New Hampshire Institute of Technology is often a stepping stone for students to become something new. A plumber. A nurse. An X-ray technician or a history teacher.
For Kieth Matte, however, the two-year college in Concord is a place to return to what he was before — a basketball coach.
During 24 years at Lebanon High, he won three state titles as the boys hoops boss while also serving as a physics teacher and assistant principal. Matte departed in 2023.

He said a separation agreement prevents him from detailing why and Lebanon School District officials would only say that the move was in the parties’ “respective best interests.”
Matte served two years as principal at Groveton High in northern New Hampshire, leaving at the end of the 2024-25 school year to join NHTI. Lynx athletic director Annie Mattarazzo said his was one of more than 50 applications.
“I wasn’t really looking, but I missed coaching a lot more than I thought I would,” Matte said. “If NHTI hadn’t opened up, I’d still be (at Groveton) today. I was surprised I got the job because they usually give these opportunities to the young, beautiful people. But I think they wanted someone with organizational leadership and ties to the state.”

Matte worked the phones and internet feverishly throughout the summer to assemble a 15-man roster that includes seven Granite State natives, including 2025 Newport High graduate Christian Forsythe. There are also players from Connecticut, California and New York.
Instructing them as an assistant coach is Matte’s son, K.J., who starred for his father at Lebanon before playing at Maine’s Bowdoin College. He now works as a multi-language learning teacher at a Manchester elementary school.
Kieth Matte, 56, began receiving his educator’s pension upon retirement. He’s also kept his house in the New London area and moving back into it allows him to see more of K.J. and his 2-year old grandson, Kairo.

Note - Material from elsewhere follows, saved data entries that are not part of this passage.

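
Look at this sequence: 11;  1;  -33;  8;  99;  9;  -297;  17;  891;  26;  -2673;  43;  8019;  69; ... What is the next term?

-24057

Taking every 2nd term gives 2 separate tracks.
Track A: 11, -33, 99, -297, 891, -2673, 8019. Geometric with ratio -3.
Track B: 1, 8, 9, 17, 26, 43, 69. Each term equals the sum of the previous two.
Term 15 comes from track A (its 8th entry): -24057.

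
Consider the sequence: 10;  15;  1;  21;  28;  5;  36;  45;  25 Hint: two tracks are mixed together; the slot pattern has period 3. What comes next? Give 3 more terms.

Positions follow the repeating pattern AAB; grouping by letter gives 2 tracks.
Track A: 10, 15, 21, 28, 36, 45 — the triangular numbers T_4, T_5, ….
Track B: 1, 5, 25 — multiplying by 5 each time.
Term 10 comes from track A (its 7th entry): 55.
Position 11 falls in track A as its term 8, giving 66.
Position 12 falls in track B as its term 4, giving 125.

55, 66, 125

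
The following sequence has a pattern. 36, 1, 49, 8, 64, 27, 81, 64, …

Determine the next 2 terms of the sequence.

100, 125

Odd-indexed and even-indexed terms follow separate rules.
Subsequence A is 36, 49, 64, 81, which is the squares 6², 7², 8², ….
Subsequence B is 1, 8, 27, 64, which is perfect cubes starting at 1³.
Term 9 comes from subsequence A (its 5th entry): 100.
Position 10 → subsequence B, term 5 = 125.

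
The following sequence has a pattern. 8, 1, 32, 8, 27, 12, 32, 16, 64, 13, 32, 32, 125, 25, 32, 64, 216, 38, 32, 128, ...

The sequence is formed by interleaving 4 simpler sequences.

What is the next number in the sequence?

Read the sequence 4 terms at a time; column i is its own pattern.
Stream A: 8, 27, 64, 125, 216 (the cubes 2³, 3³, 4³, …).
Stream B: 1, 12, 13, 25, 38 (each term equals the sum of the previous two).
Stream C: 32, 32, 32, 32, 32 (constant 32).
Stream D: 8, 16, 32, 64, 128 (powers 2^3, 2^4, 2^5, …).
The 21st slot belongs to stream A; its 6th term is 343.

343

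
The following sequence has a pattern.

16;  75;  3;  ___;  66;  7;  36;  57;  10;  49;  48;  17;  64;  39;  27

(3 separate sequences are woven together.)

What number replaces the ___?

25

The terms cycle through 3 interleaved subsequences.
Subsequence A = 16, ?, 36, 49, 64: consecutive squares n² from n = 4.
Subsequence B = 75, 66, 57, 48, 39: linear: a_n = 84 − 9·n.
Subsequence C = 3, 7, 10, 17, 27: a Fibonacci-like recurrence a_n = a_{n-1} + a_{n-2}.
Subsequence A's pattern makes the blank 25.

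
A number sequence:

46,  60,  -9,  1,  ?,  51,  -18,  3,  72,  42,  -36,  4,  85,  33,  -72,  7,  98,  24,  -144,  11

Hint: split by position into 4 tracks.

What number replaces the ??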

(Matte’s daughter, Alexa, played basketball at Sunapee’s Mount Royal Academy and attends Rutgers (N.J.) University law school.)
K.J. Matte, 28, is tasked with developing players’ individual skills and helping them learn his father’s sped-up version of the “Princeton offense,” which emphasizes constant player and ball motion, back-door cuts, picks on and off the ball and disciplined teamwork.
“Our players are doing their best to latch on to the system, but it takes some time,” K.J. Matte said. “It challenges them to think a step ahead but the spacing and timing and cutting should get you open threes and layups.”
If Lebanon students could grasp and implement the attack, why might it be tougher with college kids?
For one, every player at NHTI was previously a star somewhere else and all realize eye-catching individual statistics are the fastest way out of the junior-college ranks.

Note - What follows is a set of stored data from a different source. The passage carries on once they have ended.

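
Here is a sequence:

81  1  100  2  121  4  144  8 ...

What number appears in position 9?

169

Positions 1, 3, 5, … form one subsequence and positions 2, 4, 6, … form another.
Track A: 81, 100, 121, 144 — the squares 9², 10², 11², ….
Track B: 1, 2, 4, 8 — successive powers of 2.
Position 9 falls in track A as its term 5, giving 169.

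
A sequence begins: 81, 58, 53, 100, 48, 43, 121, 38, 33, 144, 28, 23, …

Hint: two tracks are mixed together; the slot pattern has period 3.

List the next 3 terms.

169, 18, 13

Positions follow the repeating pattern ABB; grouping by letter gives 2 tracks.
Track A is 81, 100, 121, 144, which is perfect squares starting at 9².
Track B is 58, 53, 48, 43, 38, 33, 28, 23, which is arithmetic, step −5.
Position 13 falls in track A as its term 5, giving 169.
Position 14 → track B, term 9 = 18.
Term 15 comes from track B (its 10th entry): 13.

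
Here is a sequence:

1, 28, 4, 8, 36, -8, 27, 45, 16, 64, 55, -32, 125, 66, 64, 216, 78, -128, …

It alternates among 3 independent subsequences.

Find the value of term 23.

Read the sequence 3 terms at a time; column i is its own pattern.
Stream A is 1, 8, 27, 64, 125, 216, which is the cubes 1³, 2³, 3³, ….
Stream B is 28, 36, 45, 55, 66, 78, which is triangular numbers starting at T_7.
Stream C is 4, -8, 16, -32, 64, -128, which is geometric, ×-2 each step.
The 23rd slot belongs to stream B; its 8th term is 105.

105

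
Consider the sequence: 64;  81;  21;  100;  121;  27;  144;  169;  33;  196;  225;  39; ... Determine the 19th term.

The slot pattern repeats as AAB (period 3), so there are 2 interleaved tracks.
Subsequence A: 64, 81, 100, 121, 144, 169, 196, 225 — the squares 8², 9², 10², ….
Subsequence B: 21, 27, 33, 39 — arithmetic with common difference +6.
The 19th slot belongs to subsequence A; its 13th term is 400.

400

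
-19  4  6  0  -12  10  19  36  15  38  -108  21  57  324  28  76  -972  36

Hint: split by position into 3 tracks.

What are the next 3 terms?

Split by position mod 3: positions 1, 4, 7, … form one track, and each other residue class forms its own.
Track A: -19, 0, 19, 38, 57, 76 (arithmetic, step +19).
Track B: 4, -12, 36, -108, 324, -972 (geometric, ×-3 each step).
Track C: 6, 10, 15, 21, 28, 36 (triangular numbers starting at T_3).
The 19th slot belongs to track A; its 7th term is 95.
The 20th slot belongs to track B; its 7th term is 2916.
Position 21 → track C, term 7 = 45.

95, 2916, 45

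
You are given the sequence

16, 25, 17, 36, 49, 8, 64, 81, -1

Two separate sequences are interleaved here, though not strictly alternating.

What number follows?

Positions follow the repeating pattern AAB; grouping by letter gives 2 tracks.
Stream A: 16, 25, 36, 49, 64, 81. Perfect squares starting at 4².
Stream B: 17, 8, -1. Arithmetic, step −9.
Term 10 comes from stream A (its 7th entry): 100.

100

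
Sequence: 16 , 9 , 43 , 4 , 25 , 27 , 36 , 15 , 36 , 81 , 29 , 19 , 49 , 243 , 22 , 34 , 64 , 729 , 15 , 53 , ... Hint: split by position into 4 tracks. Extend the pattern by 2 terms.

Read the sequence 4 terms at a time; column i is its own pattern.
Track A is 16, 25, 36, 49, 64, which is perfect squares starting at 4².
Track B is 9, 27, 81, 243, 729, which is multiplying by 3 each time.
Track C is 43, 36, 29, 22, 15, which is subtracting 7 each time.
Track D is 4, 15, 19, 34, 53, which is Fibonacci-style (each term is the sum of the two before it).
Term 21 comes from track A (its 6th entry): 81.
Position 22 → track B, term 6 = 2187.

81, 2187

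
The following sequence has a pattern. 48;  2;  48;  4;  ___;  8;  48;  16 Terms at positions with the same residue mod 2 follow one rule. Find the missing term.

48

The terms cycle through 2 interleaved subsequences.
Stream A = 48, 48, ?, 48: constant 48.
Stream B = 2, 4, 8, 16: powers 2^1, 2^2, 2^3, ….
Stream A's pattern makes the blank 48.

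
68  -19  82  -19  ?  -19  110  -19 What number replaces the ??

96

Split by position mod 2 into 2 tracks.
Track A is 68, 82, ?, 110, which is linear: a_n = 54 + 14·n.
Track B is -19, -19, -19, -19, which is always -19.
So the missing entry in track A is 96.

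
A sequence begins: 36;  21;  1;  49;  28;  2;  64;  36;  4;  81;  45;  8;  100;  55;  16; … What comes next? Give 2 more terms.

Read the sequence 3 terms at a time; column i is its own pattern.
Track A: 36, 49, 64, 81, 100 (consecutive squares n² from n = 6).
Track B: 21, 28, 36, 45, 55 (triangular numbers starting at T_6).
Track C: 1, 2, 4, 8, 16 (powers of 2).
Term 16 comes from track A (its 6th entry): 121.
Term 17 comes from track B (its 6th entry): 66.

121, 66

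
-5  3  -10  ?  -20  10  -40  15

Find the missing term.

Odd-indexed and even-indexed terms follow separate rules.
Track A is -5, -10, -20, -40, which is geometric with ratio 2.
Track B is 3, ?, 10, 15, which is triangular numbers n(n+1)/2 for n = 2, 3, ….
So the missing entry in track B is 6.

6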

Second, even if teenage standouts are willing to embrace complementary roles, they’re having to perfect them in game situations.
“K.J. knows the system as well as anyone and the fact that he’s been a player in this system, he can step out on the floor and demonstrate,” Kieth Matte said of his son. “It’s a perfect fit.”
The season’s started rough for the Lynx, who dropped their first two games, both Yankee Small College Conference matchups.
The team’s best player flunked out of school before season began, not an unusual development at a level where many competitors land because of academic shortcomings.
The team’s second contest was a 100-76 beatdown by Central Maine, which fed NHTI more of the same from last winter, when it finished 2-14 in conference play.
Kieth Matte points out, however, that the program won national titles in 2005 and 2020 and was 21-5 just two seasons ago.
One of the current Lynx helping with a turnaround is Newport’s Forsythe, who was recruited by NHTI’s previous coaches.
The 6-foot-4, 175-pound forward found himself with few other offers despite averaging 20 points per NHIAA Division IV game and earning all-state honors at Newport last winter. He averaged 12 minutes and 2.0 points during his team’s first two games, starting once.
“I kept myself from reaching out to schools, out of stupidity,” said Forsythe, a business administration major who lives in an on-campus dormitory and is taking classes in accounting, communications and math. “I was definitely hesitant, because it’s a completely new setting and these guys are way better than the competition I was going up against. But I’ve realized I can hang with these guys.”
Kieth Matte said Forsythe quickly showed he’s wiling to corral loose balls and won’t slow down if there’s a collision involved. The coach expects the freshman to start regularly before the season ends.
“He’s a better than average athlete at this level, even though he’s only 18,” Matte said. “He does not back down. His one speed is 100 mph and he’s a joy to coach. He’s won the respect of older, city kids with tough backgrounds.”
Kieth Matte began his coaching career in the AAU ranks and became New England College’s hoops boss at age 25. He had signed up to be the program’s assistant shortly before the head coach suddenly resigned. The Pilgrims won a combined five games in his two seasons there but Matte called it a “formative experience” and said he’s never learned more than during those struggles.
“In the back of my mind, I wanted to try college coaching again but I never thought it would happen,” Matte said. “But life’s a funny thing.”